Слуги уже выстроились в шеренгу на ступенях особняка, чтобы проводить молодого хозяина. Вид его был так мрачен, а губы поджаты с такой угрозой, что тому, на кого падал его взгляд, хотелось отшатнуться, как бы хорошо он ни был вышколен.
— Господь не оставит нашу дорогую леди Ариадну, — чуть слышно проговорила одна из горничных и сделала движение, как если бы собиралась заломить руки, но удержалась. — Я буду молиться за нее, Уильям! Пусть она доберется до Норфолка раньше его…
— У нее несколько часов форы, — откликнулся лакей, почти не шевеля губами, чтобы не привлечь ненароком внимание хозяина (лицо его при этом не утратило выражения подобострастия). — И потом с ней Шареб-эр-рех. Ее не догнать.
Безмолвно, с хорошо скрытым неодобрением, слуги наблюдали за господином. Тот сердито подергал подпругу, проверяя, на совесть ли она затянута, косясь при этом на ни в чем не повинную лошадь с таким видом, словно не мог простить ей, что она всего лишь одна из верховых кобыл Уэйбурн-Хауса, а не самый быстрый чистокровный жеребец во всей Англии. Воздух, казалось, был пропитан этим неодобрением, словно электричеством перед грозой. Слуги украдкой обменивались угрюмыми взглядами.
Несчастья просто преследовали леди Ариадну. Сначала от странной, необъяснимой болезни погибли все лошади на племенной ферме, потом произошел пожар на конюшне, столь же загадочный и еще более ужасный, так как стоил жизни старому графу и едва не погубил и самую ценную лошадь. Последним ударом явилось чтение завещания. Без сомнения, намерения графа были самые благородные… однако трудно, почти невозможно было поверить, что он завешал бесценное животное — чистокровного племенного жеребца по кличке Шареб-эр-рех — такому пустоголовому и безответственному моту, как Тристан, пусть даже тот и был ему сыном.
Разве можно винить леди Ариадну за то, что она украла жеребца и сбежала под покровом ночи?
Молодой граф ничего не знал как о ходе мыслей своих слуг, так и об их симпатиях и антипатиях — и ничуть этим не интересовался. На его привлекательном лице не отражалось и тени сожаления, когда он проходил мимо обугленных руин конюшни. Единственным чувством, оживлявшим его надменную физиономию, был гнев. От него веяло мрачной решимостью, не предвещавшей ничего доброго. Чувствуя это, лошадь опасливо выкатила белки и начала пританцовывать, стоило Тристану приблизиться к ней. Теперь, уже взявшись за луку седла, он обернулся к дворецкому, чтобы дать последние указания.

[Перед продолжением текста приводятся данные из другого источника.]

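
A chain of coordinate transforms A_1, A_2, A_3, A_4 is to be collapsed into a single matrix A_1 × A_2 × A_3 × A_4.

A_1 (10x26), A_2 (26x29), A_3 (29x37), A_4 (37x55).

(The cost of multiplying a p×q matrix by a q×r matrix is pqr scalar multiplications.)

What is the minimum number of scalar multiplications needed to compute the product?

38620

Adjacent pairs: A_1A_2 = 10·26·29 = 7540; A_2A_3 = 26·29·37 = 27898; A_3A_4 = 29·37·55 = 59015.
Length 3: A_1..A_3: k=1: 0+27898+10·26·37=37518; k=2: 7540+0+10·29·37=18270 → min 18270 | A_2..A_4: k=2: 0+59015+26·29·55=100485; k=3: 27898+0+26·37·55=80808 → min 80808.
Length 4: A_1..A_4: k=1: 0+80808+10·26·55=95108; k=2: 7540+59015+10·29·55=82505; k=3: 18270+0+10·37·55=38620 → min 38620.
Optimal order: (((A_1 × A_2) × A_3) × A_4) with cost 38620.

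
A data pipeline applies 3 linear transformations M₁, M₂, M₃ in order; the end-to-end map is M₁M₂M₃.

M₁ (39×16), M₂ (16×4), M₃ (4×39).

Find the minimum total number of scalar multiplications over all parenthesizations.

8580

Order (M₁(M₂M₃)): (M₂M₃): 16×4 by 4×39 → 16×39, cost 16·4·39 = 2496; (M₁(M₂M₃)): 39×16 by 16×39 → 39×39, cost 39·16·39 = 24336; cumulative 26832. Total 26832.
Order ((M₁M₂)M₃): (M₁M₂): 39×16 by 16×4 → 39×4, cost 39·16·4 = 2496; ((M₁M₂)M₃): 39×4 by 4×39 → 39×39, cost 39·4·39 = 6084; cumulative 8580. Total 8580.
Minimum: 8580.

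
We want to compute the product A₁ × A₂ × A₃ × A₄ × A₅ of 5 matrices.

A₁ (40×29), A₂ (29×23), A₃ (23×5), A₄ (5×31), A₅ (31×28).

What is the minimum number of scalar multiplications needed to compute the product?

19075

Adjacent pairs: A₁A₂ = 40·29·23 = 26680; A₂A₃ = 29·23·5 = 3335; A₃A₄ = 23·5·31 = 3565; A₄A₅ = 5·31·28 = 4340.
Length 3: A₁..A₃: k=1: 0+3335+40·29·5=9135; k=2: 26680+0+40·23·5=31280 → min 9135 | A₂..A₄: k=2: 0+3565+29·23·31=24242; k=3: 3335+0+29·5·31=7830 → min 7830 | A₃..A₅: k=3: 0+4340+23·5·28=7560; k=4: 3565+0+23·31·28=23529 → min 7560.
Length 4: A₁..A₄: k=1: 0+7830+40·29·31=43790; k=2: 26680+3565+40·23·31=58765; k=3: 9135+0+40·5·31=15335 → min 15335 | A₂..A₅: k=2: 0+7560+29·23·28=26236; k=3: 3335+4340+29·5·28=11735; k=4: 7830+0+29·31·28=33002 → min 11735.
Length 5: A₁..A₅: k=1: 0+11735+40·29·28=44215; k=2: 26680+7560+40·23·28=60000; k=3: 9135+4340+40·5·28=19075; k=4: 15335+0+40·31·28=50055 → min 19075.
Optimal order: ((A₁ × (A₂ × A₃)) × (A₄ × A₅)) with cost 19075.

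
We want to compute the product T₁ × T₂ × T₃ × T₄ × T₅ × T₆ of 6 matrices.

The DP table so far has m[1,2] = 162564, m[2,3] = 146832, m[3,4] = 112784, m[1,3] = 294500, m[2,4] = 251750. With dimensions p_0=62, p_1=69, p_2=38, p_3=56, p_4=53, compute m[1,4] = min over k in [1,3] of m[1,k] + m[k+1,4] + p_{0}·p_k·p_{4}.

400216

m[1,4] = min over k∈[1,3] of m[1,k]+m[k+1,4]+p_{0}·p_k·p_{4}.
k=1: 0 + 251750 + 62·69·53 = 478484; k=2: 162564 + 112784 + 62·38·53 = 400216; k=3: 294500 + 0 + 62·56·53 = 478516.
Minimum: 400216 at k=2.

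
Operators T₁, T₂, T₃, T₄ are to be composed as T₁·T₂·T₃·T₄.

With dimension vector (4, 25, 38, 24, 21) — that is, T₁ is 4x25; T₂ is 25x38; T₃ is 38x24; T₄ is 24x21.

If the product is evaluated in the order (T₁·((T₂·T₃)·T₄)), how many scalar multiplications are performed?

37500

(T₂·T₃): 25×38 by 38×24 → 25×24, cost 25·38·24 = 22800
((T₂·T₃)·T₄): 25×24 by 24×21 → 25×21, cost 25·24·21 = 12600; cumulative 35400
(T₁·((T₂·T₃)·T₄)): 4×25 by 25×21 → 4×21, cost 4·25·21 = 2100; cumulative 37500
Total: 37500 scalar multiplications.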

— Если появится кто-нибудь со сведениями, пусть ждет моего возвращения. О деньгах ни слова! Пока расплачиваться нечем, но деньги появятся, как только этот жеребец появится у меня в руках. Помоги мне Бог, чтобы это случилось как можно скорее!
С этими словами молодой хозяин Уэйбурн-Хауса вскочил в седло, поднял лошадь на дыбы и вскоре уже скакал к воротам поместья.
— Скорее, сэр! Это рядом, на улице!
Колину Николасу Лорду достаточно было взглянуть на собаку, чтобы понять, что она умирает. Вокруг собралась небольшая толпа зевак, преисполненных сочувствия, но бессильных помочь. Увидев Колина, женщина с раскрасневшимся, встревоженным лицом бросилась навстречу.
— Вы ведь ветеринар, сэр, правда? Так мне сказали! Умоляю, сделайте что-нибудь, спасите беднягу Гомера! Я не знаю, что будет с сыном, если собака погибнет! Доктор, прошу вас, прошу!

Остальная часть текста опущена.